1月26日、中国の調査機関の胡潤研究院(フージワーフ研究院) は上海にて「2025胡潤フューチャー・ユニコーン:中国チーター企業ランキング」を発表しました。本ランキングは、2000年以降に中国で設立され、今後5年以内(2030年末まで)に企業価値評価額が10億米ドルを超える「ユニコーン企業」へ成長する可能性が最も高い高成長型企業を対象としています。

ランキングによると、2025年時点で中国には「チーター企業」が304社存在し、39都市に分布しています。上海は引き続き中国で「チーター企業」数が最も多い都市となり、65社で全国首位を維持しました。北京は前年比4社増と今年増加幅が最も大きく、計60社で第2位となりました。続いて、深センが35社、杭州が34社で、それぞれ第3位と第4位にランクインしています。

2025年の「チーター企業」ランキングに選出された企業を分野別に見ると、バイオテクノロジー(50社)、ヘルステック(49社)、エンタープライズ向けサービス (41社)、半導体(29社)、人工知能(20社)という上位5分野が全体の6割以上を占めました。また、ソフトウェアサービスや産業向けインテリジェント製造分野が新たにトップ10入りを果たしました。
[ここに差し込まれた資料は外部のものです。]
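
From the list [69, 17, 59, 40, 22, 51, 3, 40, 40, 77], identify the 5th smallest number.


Sort ascending: [3, 17, 22, 40, 40, 40, 51, 59, 69, 77]
The 5th element (1-indexed) is at index 4.
Value = 40
Final answer: 40


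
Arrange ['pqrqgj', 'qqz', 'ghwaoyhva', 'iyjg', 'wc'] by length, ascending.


Compute lengths:
  'pqrqgj' has length 6
  'qqz' has length 3
  'ghwaoyhva' has length 9
  'iyjg' has length 4
  'wc' has length 2
Lengths in increasing order: 2 < 3 < 4 < 6 < 9
Listing the words in that order gives the answer.
Final answer: ['wc', 'qqz', 'iyjg', 'pqrqgj', 'ghwaoyhva']


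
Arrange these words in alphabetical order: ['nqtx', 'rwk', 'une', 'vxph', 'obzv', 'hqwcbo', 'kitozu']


Compare strings character by character (the first differing letter decides):
  'hqwcbo' < 'kitozu' since 'h' < 'k' at position 1
  'kitozu' < 'nqtx' since 'k' < 'n' at position 1
  'nqtx' < 'obzv' since 'n' < 'o' at position 1
  'obzv' < 'rwk' since 'o' < 'r' at position 1
  'rwk' < 'une' since 'r' < 'u' at position 1
  'une' < 'vxph' since 'u' < 'v' at position 1
Chaining these comparisons gives the alphabetical order.
Final answer: ['hqwcbo', 'kitozu', 'nqtx', 'obzv', 'rwk', 'une', 'vxph']


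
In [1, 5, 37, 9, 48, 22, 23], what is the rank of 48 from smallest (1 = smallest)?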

ランクインした企業のうち、B2B企業が85%を占め、消費者向け(B2C)企業はわずか15%にとどまっています。

前年のランキングと比べると、2025年には半導体やバイオテクノロジー、新エネルギー分野を中心に40社が新たにランクインしました。都市別では、北京が新規追加数で最多の10社、次いで上海が8社となっています。一方、前年に選出されていた「チーター企業」33社は「ステップアップ」によりランキングから離脱しました。内訳は、9社が上場し、2社が「ユニコーン企業」へ、19社が「ガゼル企業」への仲間入りを果たし、3社が買収されました。
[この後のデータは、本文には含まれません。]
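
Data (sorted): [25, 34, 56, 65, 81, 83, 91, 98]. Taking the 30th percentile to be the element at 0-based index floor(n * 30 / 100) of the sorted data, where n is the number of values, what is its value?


The dataset has n = 8 elements.
Index = floor(8 * 30 / 100) = floor(240 / 100) = floor(2.4) = 2
Counting from index 0 in the sorted data, the element at index 2 is 56.
Final answer: 56


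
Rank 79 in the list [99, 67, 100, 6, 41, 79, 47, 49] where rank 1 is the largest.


Sort descending: [100, 99, 79, 67, 49, 47, 41, 6]
Find 79 in the sorted list.
79 is at position 3.
Final answer: 3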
胡潤グループの取締役兼首席調査官であるルパート・フージワーフ氏は、「長江デルタ地域が中国国内の「チーター企業」の約半分を占めて全国をリードしており、特に上海、杭州、蘇州の存在が際立っている。また、粤港澳大湾区(広州、仏山、肇慶、深セン、東莞、恵州、珠海、中山、江門の9市と香港、澳門<マカオ>両特別行政区によって構成される都市クラスター)および北京・天津・河北地域はいずれも全体の21%を占めており、中国の3大経済圏の活力が示されている」と分析しています。